In his autobiography, The Battle, former Ireland and British & Irish Lions captain Paul O’Connell recounts how he suffered a concussion on his Test debut, and how he scored a try that he couldn’t remember afterwards.
‘There are stories like that everywhere,’ Cudmore said. ‘It’s more important when you have a concussion because not only can you have serious symptoms after the fact, you could also be dead. Getting a second impact soon after a first impact can kill you. Nobody needs to die playing sport.’
Cudmore, who is taking legal action against Clermont, has regularly expressed his view that there is a big onus on the medical staff and team management to take the correct action when a player is concussed.
‘Rugby players never say no. They always want to play. That’s not the problem. The problem is when the doctors or team managers, in the heat of the moment, want their best players on the field. What they’ve got to realise is that when their best player is concussed, he is obviously not in his best state and needs to be taken off the field and protected.’

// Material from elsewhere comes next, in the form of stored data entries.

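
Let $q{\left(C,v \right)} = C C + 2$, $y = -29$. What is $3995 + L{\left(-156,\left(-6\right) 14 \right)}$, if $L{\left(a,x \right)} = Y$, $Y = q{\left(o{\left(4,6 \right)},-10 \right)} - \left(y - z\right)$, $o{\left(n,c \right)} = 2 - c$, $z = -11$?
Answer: $4031$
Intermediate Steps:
$q{\left(C,v \right)} = 2 + C^{2}$ ($q{\left(C,v \right)} = C^{2} + 2 = 2 + C^{2}$)
$Y = 36$ ($Y = \left(2 + \left(2 - 6\right)^{2}\right) - \left(-29 - -11\right) = \left(2 + \left(2 - 6\right)^{2}\right) - \left(-29 + 11\right) = \left(2 + \left(-4\right)^{2}\right) - -18 = \left(2 + 16\right) + 18 = 18 + 18 = 36$)
$L{\left(a,x \right)} = 36$
$3995 + L{\left(-156,\left(-6\right) 14 \right)} = 3995 + 36 = 4031$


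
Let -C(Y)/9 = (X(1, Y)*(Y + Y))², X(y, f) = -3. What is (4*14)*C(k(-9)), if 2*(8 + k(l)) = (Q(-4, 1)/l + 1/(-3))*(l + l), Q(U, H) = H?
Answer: -290304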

Cudmore has also pushed for more work to be done on tackle technique and even for law changes to allow more players on the bench to remove the pressure of keeping injured players on the field due to limited replacements.
To its credit, World Rugby has in recent years sought to place an increased emphasis on player safety, and at the end of 2016 announced details of its zero-tolerance approach to high tackles.

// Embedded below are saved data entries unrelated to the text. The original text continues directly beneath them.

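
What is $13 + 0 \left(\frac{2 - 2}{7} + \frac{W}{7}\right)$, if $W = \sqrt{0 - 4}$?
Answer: $13$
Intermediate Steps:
$W = 2 i$ ($W = \sqrt{-4} = 2 i \approx 2.0 i$)
$13 + 0 \left(\frac{2 - 2}{7} + \frac{W}{7}\right) = 13 + 0 \left(\frac{2 - 2}{7} + \frac{2 i}{7}\right) = 13 + 0 \left(\left(2 - 2\right) \frac{1}{7} + 2 i \frac{1}{7}\right) = 13 + 0 \left(0 \cdot \frac{1}{7} + \frac{2 i}{7}\right) = 13 + 0 \left(0 + \frac{2 i}{7}\right) = 13 + 0 \frac{2 i}{7} = 13 + 0 = 13$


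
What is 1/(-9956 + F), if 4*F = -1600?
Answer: -1/10356 ≈ -9.6562e-5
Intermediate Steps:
F = -400 (F = (1/4)*(-1600) = -400)
1/(-9956 + F) = 1/(-9956 - 400) = 1/(-10356) = -1/10356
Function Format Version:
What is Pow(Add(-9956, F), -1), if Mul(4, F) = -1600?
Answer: Rational(-1, 10356) ≈ -9.6562e-5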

World Rugby’s directive came after a research study in which 611 head injury assessment (HIA) incidents were reviewed from 1 516 elite matches between 2012 and 2015. The results showed that 76% of all head injuries occurred in the tackle, and 72% of HIA incidents in the tackle occurred to the tackler (making the tackler’s risk of head injury 2.6 times higher than the ball-carrier’s). The study also found that body position, speed and the direction of tackle all influence the risk of head injury in the tackle, ultimately leading to more stringent on-field sanctions being enforced that were aimed at lowering the tackle height.
The subject of player safety has gained increasing prominence. Towards the end of last year, the French Rugby Federation championed a proposal to lower the legal height of a tackle to waist level. Meetings on the topic had been organised after Stade Français teenager Nicolas Chauvin died in hospital after suffering a broken neck, which triggered a heart attack during a match in Bordeaux.
The RFU also recently began trials that saw the legal tackle height lowered to below the armpit, but quickly aborted the experiment after seeing a counterproductive rise in the number of concussions.
And just days after Lambie had officially announced his retirement, SA Rugby and other key stakeholders held a workshop involving medical professionals from the local rugby fraternity as part of a process of refining concussion protocols.
Professor Jon Patricios, one of World Rugby and SA Rugby’s specialist concussion consultants, facilitated the workshop.
‘It was important that SA Rugby reflected on its concussion protocols with respect to current research and international protocols,’ Patricios commented.
Slowly but surely, the topic of rugby-related concussion and the dangers involved with head injuries is increasingly coming into sharp focus. It’s long overdue, while for Lambie it may well prove to be an important part of his legacy.
– This article first appeared in the March 2019 issue of SA Rugby magazine.